No processo criminal aberto pelo juiz federal Sérgio Moro na terça-feira, 20, Lula é acusado pelo envolvimento com R$ 87 milhões de propinas pagas pela OAS, por três contratos da Petrobrás. A acusação aceita aponta que R$ 3,7 milhões desse montante foram pagos ao ex-presidente de forma oculta no triplex 164-A do Edifício Solaris no Guarujá (SP) e no custeio do armazenamento de bens pessoais do petista ente 2011 e 2016.

Além do inquérito aberto sobre a LILS e Instituto Lula, o ex-presidente ainda é alvo de um inquérito por corrupção e lavagem de dinheiro na compra e reforma do Sítio Santa Bárbara, em Atibaia (SP), que a Lava Jato diz ser dele – o petista nega – e de investigações por associação à organização criminosa e obstrução às investigações do escândalo Petrobrás, em Brasília – no Supremo Tribunal Federal (STF) e na Justiça Federal do Distrito Federal.


COM A PALAVRA, LUIZ INÁCIO LULA DA SILVA
Em publicação divulgada pelo Instituto Lula, o ex-presidente Luiz Inácio Lula da Silva informa que “de 2011 a 2015, Lula deu 72 palestras empresariais pagas, para 45 empresas contratantes no Brasil e em todas as partes do mundo”.

“Lula discursou em reuniões de diretoria, seminários para dirigentes de empresas, encontros com clientes e confraternizações dos mais diversos setores – financeiro, alimentício, construção, bebidas, comércio, comunicações e outros.”

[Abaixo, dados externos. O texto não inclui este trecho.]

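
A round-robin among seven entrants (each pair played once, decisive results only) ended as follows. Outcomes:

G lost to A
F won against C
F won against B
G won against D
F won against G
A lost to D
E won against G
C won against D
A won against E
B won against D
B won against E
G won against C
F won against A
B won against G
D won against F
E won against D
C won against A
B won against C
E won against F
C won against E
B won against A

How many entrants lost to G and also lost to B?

G beat: C, D.
B beat: A, C, D, E, G.
Both beat: C, D — 2.

2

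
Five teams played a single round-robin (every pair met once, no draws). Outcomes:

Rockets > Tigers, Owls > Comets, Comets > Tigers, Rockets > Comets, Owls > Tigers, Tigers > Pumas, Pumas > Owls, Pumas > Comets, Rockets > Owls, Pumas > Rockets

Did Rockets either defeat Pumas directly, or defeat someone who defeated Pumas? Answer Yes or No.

Yes

Rockets did not beat Pumas directly.
Rockets beat Comets, Tigers, Owls. Of those, Tigers beat Pumas.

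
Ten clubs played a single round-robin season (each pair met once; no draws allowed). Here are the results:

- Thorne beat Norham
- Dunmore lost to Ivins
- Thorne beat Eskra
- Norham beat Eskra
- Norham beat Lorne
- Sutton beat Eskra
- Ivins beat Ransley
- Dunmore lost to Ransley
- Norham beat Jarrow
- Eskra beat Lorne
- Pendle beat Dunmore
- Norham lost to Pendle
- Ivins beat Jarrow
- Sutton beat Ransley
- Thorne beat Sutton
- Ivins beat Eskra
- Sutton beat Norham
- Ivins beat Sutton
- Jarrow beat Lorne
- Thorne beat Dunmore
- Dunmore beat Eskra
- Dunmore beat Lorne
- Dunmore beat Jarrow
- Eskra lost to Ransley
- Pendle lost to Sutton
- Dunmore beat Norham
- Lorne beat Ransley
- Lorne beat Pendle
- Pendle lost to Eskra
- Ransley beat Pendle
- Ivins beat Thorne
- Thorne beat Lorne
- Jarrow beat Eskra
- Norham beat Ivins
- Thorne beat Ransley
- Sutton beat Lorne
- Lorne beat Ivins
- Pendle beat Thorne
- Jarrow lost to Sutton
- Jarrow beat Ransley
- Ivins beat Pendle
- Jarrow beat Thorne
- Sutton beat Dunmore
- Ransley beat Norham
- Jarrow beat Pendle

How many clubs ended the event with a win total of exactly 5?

1

Win totals: Ransley 4, Jarrow 5, Thorne 6, Sutton 7, Lorne 3, Ivins 7, Dunmore 4, Eskra 2, Norham 4, Pendle 3.
Exactly 5: Jarrow — 1 club.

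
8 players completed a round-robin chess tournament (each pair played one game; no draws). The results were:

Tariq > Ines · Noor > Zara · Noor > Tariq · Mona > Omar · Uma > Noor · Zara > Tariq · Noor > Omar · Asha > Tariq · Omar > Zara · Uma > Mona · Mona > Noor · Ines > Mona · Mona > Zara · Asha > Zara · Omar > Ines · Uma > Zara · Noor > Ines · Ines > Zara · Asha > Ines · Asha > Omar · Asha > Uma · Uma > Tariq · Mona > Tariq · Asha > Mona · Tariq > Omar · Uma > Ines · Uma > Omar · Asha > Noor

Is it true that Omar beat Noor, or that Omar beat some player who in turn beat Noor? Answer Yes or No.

No

Omar did not beat Noor directly.
Omar beat Ines, Zara, but each of them lost to Noor. No two-step path.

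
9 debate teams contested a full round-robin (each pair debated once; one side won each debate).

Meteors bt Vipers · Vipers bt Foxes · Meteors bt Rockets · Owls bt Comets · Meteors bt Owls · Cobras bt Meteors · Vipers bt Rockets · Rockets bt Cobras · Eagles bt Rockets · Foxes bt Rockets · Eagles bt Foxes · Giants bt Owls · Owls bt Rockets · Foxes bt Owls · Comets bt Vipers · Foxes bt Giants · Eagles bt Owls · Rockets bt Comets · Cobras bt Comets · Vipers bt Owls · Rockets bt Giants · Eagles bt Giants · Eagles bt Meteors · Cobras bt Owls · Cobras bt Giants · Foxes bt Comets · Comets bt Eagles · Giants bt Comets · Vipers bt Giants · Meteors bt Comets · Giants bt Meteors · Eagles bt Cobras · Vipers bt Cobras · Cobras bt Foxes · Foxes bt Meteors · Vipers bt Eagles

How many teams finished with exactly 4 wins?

1

Win totals: Giants 3, Vipers 6, Eagles 6, Rockets 3, Cobras 5, Meteors 4, Owls 2, Comets 2, Foxes 5.
Exactly 4: Meteors — 1 team.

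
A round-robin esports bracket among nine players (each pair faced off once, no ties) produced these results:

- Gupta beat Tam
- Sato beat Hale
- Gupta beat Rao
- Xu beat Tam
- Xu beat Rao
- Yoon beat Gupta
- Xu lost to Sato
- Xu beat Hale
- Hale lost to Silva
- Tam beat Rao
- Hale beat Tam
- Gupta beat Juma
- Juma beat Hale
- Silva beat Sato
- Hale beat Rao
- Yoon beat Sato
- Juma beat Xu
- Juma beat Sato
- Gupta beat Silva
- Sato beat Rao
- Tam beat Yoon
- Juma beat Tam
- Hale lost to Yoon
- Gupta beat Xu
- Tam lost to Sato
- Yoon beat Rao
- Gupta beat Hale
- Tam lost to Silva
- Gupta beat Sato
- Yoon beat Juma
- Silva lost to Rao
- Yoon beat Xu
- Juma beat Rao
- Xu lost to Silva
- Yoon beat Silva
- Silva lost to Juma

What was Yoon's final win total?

Yoon's results: beat Juma, Silva, Rao, Hale, Gupta, Sato, Xu; lost to Tam.
That is 7 wins.

7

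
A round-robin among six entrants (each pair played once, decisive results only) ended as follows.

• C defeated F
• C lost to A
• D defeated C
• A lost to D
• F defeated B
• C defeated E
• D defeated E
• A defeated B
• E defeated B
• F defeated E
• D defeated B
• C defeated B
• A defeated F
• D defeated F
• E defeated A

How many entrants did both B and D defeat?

B beat: no one.
D beat: A, B, C, E, F.
No one was beaten by both.

0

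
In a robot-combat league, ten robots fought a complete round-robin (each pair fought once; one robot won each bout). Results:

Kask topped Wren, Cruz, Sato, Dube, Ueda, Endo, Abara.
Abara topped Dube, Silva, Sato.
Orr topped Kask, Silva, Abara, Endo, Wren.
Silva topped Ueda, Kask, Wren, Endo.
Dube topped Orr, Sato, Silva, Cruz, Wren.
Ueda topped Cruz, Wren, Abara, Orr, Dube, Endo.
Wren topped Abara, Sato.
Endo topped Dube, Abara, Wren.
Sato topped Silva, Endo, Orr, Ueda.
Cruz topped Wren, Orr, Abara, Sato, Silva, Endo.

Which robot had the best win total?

Kask

Win totals: Wren 2, Cruz 6, Kask 7, Ueda 6, Abara 3, Orr 5, Endo 3, Sato 4, Silva 4, Dube 5.
Kask leads with 7 wins (next highest: 6).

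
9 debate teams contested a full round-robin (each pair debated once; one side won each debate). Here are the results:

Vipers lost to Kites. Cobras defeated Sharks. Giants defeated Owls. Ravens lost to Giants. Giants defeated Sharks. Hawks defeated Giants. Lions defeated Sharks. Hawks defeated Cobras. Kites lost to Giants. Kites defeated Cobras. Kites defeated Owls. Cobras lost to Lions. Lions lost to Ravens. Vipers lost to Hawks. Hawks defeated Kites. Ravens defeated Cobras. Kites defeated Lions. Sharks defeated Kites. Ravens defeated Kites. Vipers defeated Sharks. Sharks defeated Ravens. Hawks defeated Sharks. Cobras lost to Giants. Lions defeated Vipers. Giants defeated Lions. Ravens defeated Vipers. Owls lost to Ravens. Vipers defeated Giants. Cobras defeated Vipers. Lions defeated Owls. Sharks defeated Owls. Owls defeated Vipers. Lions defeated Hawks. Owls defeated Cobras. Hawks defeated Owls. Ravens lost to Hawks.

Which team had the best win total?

Win totals: Vipers 2, Giants 6, Sharks 3, Owls 2, Cobras 2, Lions 5, Hawks 7, Ravens 5, Kites 4.
Hawks leads with 7 wins (next highest: 6).

Hawks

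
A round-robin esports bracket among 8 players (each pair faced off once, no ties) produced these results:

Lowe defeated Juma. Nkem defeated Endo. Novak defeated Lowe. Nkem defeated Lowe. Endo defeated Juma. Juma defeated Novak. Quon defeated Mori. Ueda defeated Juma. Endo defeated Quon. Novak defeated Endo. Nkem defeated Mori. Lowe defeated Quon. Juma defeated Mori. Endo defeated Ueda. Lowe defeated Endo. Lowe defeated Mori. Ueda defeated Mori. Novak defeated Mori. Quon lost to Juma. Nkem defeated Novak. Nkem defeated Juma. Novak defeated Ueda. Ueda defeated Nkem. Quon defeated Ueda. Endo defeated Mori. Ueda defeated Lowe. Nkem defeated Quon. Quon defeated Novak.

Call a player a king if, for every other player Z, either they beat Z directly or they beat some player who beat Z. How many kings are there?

5

Juma cannot reach Nkem in two steps.
Novak reaches everyone (king).
Endo reaches everyone (king).
Mori cannot reach Juma, Novak, Endo, Quon, Nkem, Ueda, Lowe in two steps.
Quon reaches everyone (king).
Nkem reaches everyone (king).
Ueda reaches everyone (king).
Lowe cannot reach Nkem in two steps.
Kings: Novak, Endo, Quon, Nkem, Ueda — 5.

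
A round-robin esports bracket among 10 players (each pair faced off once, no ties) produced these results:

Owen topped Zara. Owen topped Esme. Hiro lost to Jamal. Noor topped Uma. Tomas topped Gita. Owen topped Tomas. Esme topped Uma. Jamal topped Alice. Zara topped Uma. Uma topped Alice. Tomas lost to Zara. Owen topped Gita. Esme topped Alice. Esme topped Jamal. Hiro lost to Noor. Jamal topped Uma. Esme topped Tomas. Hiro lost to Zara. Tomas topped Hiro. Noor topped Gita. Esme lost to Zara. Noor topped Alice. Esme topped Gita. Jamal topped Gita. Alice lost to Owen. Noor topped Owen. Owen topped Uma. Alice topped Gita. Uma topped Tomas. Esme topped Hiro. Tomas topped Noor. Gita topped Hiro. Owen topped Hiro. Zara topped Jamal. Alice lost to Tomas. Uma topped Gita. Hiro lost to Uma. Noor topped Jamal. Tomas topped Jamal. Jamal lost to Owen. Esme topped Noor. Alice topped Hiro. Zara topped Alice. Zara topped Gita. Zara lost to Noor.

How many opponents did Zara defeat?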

Segundo informa o documento, “todas as receitas e despesas da empresa LILS foram devidamente contabilizadas e seus rendimentos registrados nas declarações de Imposto de Renda dos dois sócios”.

“A LILS estabeleceu um contrato padrão para ser utilizado em cada palestra e tomou como referência o valor em reais equivalente a 200 mil dólares, de acordo com a taxa de câmbio da época da palestra, semelhante ao cobrado por outros ex-presidentes de projeção internacional.”
COM A PALAVRA, A DEFESA DE PAULO OKAMOTTO
“Todos doadores do Instituto Lula e contratantes de palestras de Lula também doaram e contrataram Fernando Henrique Cardoso. Podem procurar nos institutos de José Sarney, Itamar Franco e outros ex-presidentes que devem achar as mesmas empresas”, afirma o criminalista Fernando Augusto Fernandes.